An inherited structure was designed for a different set of constraints. It may be competent, functional, even good. But it was not designed for this. And as I argued in Agentic Coding Is an Amplifier, Not a Foundation, amplifiers do not fix the underlying design — they reveal it.
What It Would Look Like to Actually Design It
There is a practice in software architecture called the inverse Conway maneuver: deliberately structuring your organization to produce the system architecture you want, rather than letting the org dictate the architecture by default. The concept is simple — if Conway's Law is going to shape your product either way, you might as well be intentional about which direction the shaping runs.
Almost no one applies the same principle to team design. But the questions are the same ones you would ask when designing a system. What decisions need to be made, and how frequently? Who has the context to make them well? What does a feedback loop from users back to builders look like at this scale? Where are the real bottlenecks — the places where information or judgment concentrates in ways that slow everything else down? What does the review surface look like at different skill levels, and how should autonomy be distributed across that gradient?
These are not exotic questions. They are the same questions you would ask before drawing a service boundary or designing a data model. The difference is that for systems, asking them is standard practice. For teams, it is still unusual enough to feel like overcompliance.

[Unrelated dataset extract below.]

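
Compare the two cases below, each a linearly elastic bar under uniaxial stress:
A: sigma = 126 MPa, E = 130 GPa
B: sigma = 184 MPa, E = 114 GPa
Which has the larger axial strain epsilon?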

The point is not that there is a right answer — there is not, and anyone offering you one is selling something. The Spotify model failed because it was treated as a right answer rather than a context-specific design. The point is that there is a right process: start from your actual constraints, your actual product, your actual users, and design the team to match. Not to match a whitepaper. Not to match what the new VP did at their last company. To match the specific work the specific team is trying to do.
The Design Debt You Didn't Know You Had
Product teams talk about technical debt as if it is the only design liability that compounds. Org debt compounds too, and it compounds faster when the tools change.
If your team structure was not designed for your product, Conway's Law guarantees you are paying a tax on every architectural decision — the org is quietly pulling your system toward a shape that matches its communication patterns, not your users' needs. That tax is usually small enough to be invisible. Until it isn't.
For AI-native teams, the conditions for it to become visible are in place. The constraints are different enough that inherited structures are starting to show their seams. The teams that close the gap will not be the ones who find a better template to copy. They will be the ones who asked — maybe for the first time — what does the team actually need to look like, given what this team is actually trying to build?
That is not a complex question. It is just one most org redesigns never bother to ask.